I’ve heard some inexperienced PHP programmers say that Zend Framework is confusing to them. Until today, I have agreed: Zend Framework has a lot of classes and some of them are quite complex (such as Zend_Form). But does that actually make it more difficult for inexperienced programmers than other frameworks?
Other frameworks have a lot of things to learn, just like ZF. While there are alternatives such as Cake or Symfony, which are said to be easier to work with, you would still have to learn a lot to be able to use them efficiently. Some say the documentation for other frameworks is better, and while it is true that the ZF manual is a bit lacking in some more complex topics, I think the issue is mostly in the reader: Zend Framework’s manual is very technical in some points, which may be confusing, and the parts that the manual doesn’t cover could easily be learnt by examining the framework’s code.
Zend Framework’s redeeming quality is its architechture – you can pick a framework feature you want and use that, and only that.

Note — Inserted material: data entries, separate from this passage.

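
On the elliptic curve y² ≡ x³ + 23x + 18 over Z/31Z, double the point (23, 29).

(24, 17)

tangent at (23, 29): λ = (3·23² + 23)/(2·29) ≡ 29/27. 27⁻¹ ≡ 23 (mod 31) since 27·23 = 621 ≡ 1, so λ ≡ 29·23 ≡ 16.
  x = λ² - 23 - 23 = 256 - 46 ≡ 24; y = λ·(23 - 24) - 29 ≡ 17. → (24, 17)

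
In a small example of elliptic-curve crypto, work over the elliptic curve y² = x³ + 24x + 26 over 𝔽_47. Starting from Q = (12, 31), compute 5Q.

(45, 39)

Repeated addition: build up to 5Q.
2Q: tangent at (12, 31): λ = (3·12² + 24)/(2·31) ≡ 33/15. 15⁻¹ ≡ 22 (mod 47), so λ ≡ 33·22 ≡ 21.
  x = λ² - 12 - 12 = 441 - 24 ≡ 41; y = λ·(12 - 41) - 31 ≡ 18. → (41, 18)
3Q: (41, 18) + (12, 31). λ = (31 - 18)/(12 - 41) ≡ 13/18 mod 47. 18⁻¹ ≡ 34 (mod 47), so λ ≡ 19.
  x = λ² - 41 - 12 = 361 - 53 ≡ 26; y = λ·(41 - 26) - 18 ≡ 32. → (26, 32)
4Q: (26, 32) + (12, 31). λ = (31 - 32)/(12 - 26) ≡ 46/33 mod 47. 33⁻¹ ≡ 10 (mod 47), so λ ≡ 37.
  x = λ² - 26 - 12 = 1369 - 38 ≡ 15; y = λ·(26 - 15) - 32 ≡ 46. → (15, 46)
5Q: (15, 46) + (12, 31). λ = (31 - 46)/(12 - 15) ≡ 32/44 mod 47. 44⁻¹ ≡ 31 (mod 47), so λ ≡ 5.
  x = λ² - 15 - 12 = 25 - 27 ≡ 45; y = λ·(15 - 45) - 46 ≡ 39. → (45, 39)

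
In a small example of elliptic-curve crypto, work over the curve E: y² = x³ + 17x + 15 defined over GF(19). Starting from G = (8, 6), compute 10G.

(8, 13)

Double-and-add on 10 = (1010)₂. Start with G = (8, 6) for the leading 1-bit.
double: tangent at (8, 6): λ = (3·8² + 17)/(2·6) ≡ 0/12. 12⁻¹ ≡ 8 (mod 19) since 12·8 = 96 ≡ 1, so λ ≡ 0·8 ≡ 0.
  x = λ² - 8 - 8 = 0 - 16 ≡ 3; y = λ·(8 - 3) - 6 ≡ 13. → (3, 13)
double: tangent at (3, 13): λ = (3·3² + 17)/(2·13) ≡ 6/7. 7⁻¹ ≡ 11 (mod 19) since 7·11 = 77 ≡ 1, so λ ≡ 6·11 ≡ 9.
  x = λ² - 3 - 3 = 81 - 6 ≡ 18; y = λ·(3 - 18) - 13 ≡ 4. → (18, 4)
add G: (18, 4) + (8, 6). λ = (6 - 4)/(8 - 18) ≡ 2/9 mod 19. 9⁻¹ ≡ 17 (mod 19), so λ ≡ 15.
  x = λ² - 18 - 8 = 225 - 26 ≡ 9; y = λ·(18 - 9) - 4 ≡ 17. → (9, 17)
double: tangent at (9, 17): λ = (3·9² + 17)/(2·17) ≡ 13/15. 15⁻¹ ≡ 14 (mod 19) since 15·14 = 210 ≡ 1, so λ ≡ 13·14 ≡ 11.
  x = λ² - 9 - 9 = 121 - 18 ≡ 8; y = λ·(9 - 8) - 17 ≡ 13. → (8, 13)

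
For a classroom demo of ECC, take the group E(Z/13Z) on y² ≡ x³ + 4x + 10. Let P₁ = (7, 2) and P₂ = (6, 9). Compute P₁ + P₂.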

This way you can introduce Zend Framework to junior developers step by step, class by class, without overwhelming them with everything they have to learn at once.
We’ve been developing some PHP applications at The Group, and while I’m the most experienced programmer there, I have the least free time to work on that project. However, we have several less experienced PHP programmers, who I’ve been helping to learn ZF. They initially thought it was going to take forever, but we’ve used some classes, such as Zend_Auth and Zend_Session, and they learned them quite easily. They can do the coding the way they’re used to and actually get things done, and gradually adapt classes from ZF to help them. The eventual goal is to help them improve enough, and finally migrate their applications to Zend Framework’s MVC architechture, or at least maintain ZF apps, as The Group is a volunteer organization and programming may be just a hobby for some.
While this would require one programmer familiar with the framework, I think it eventually has more benefits. After the other programmers learn it, they hopefully should understand the concepts much better, and should be able to utilize the framework and study it on their own. With some other framework, it could be that while they could initially use them better on their own, they may not completely understand what’s going on behind the scenes. That could, for example, limit their abilities to debug a problem in their code.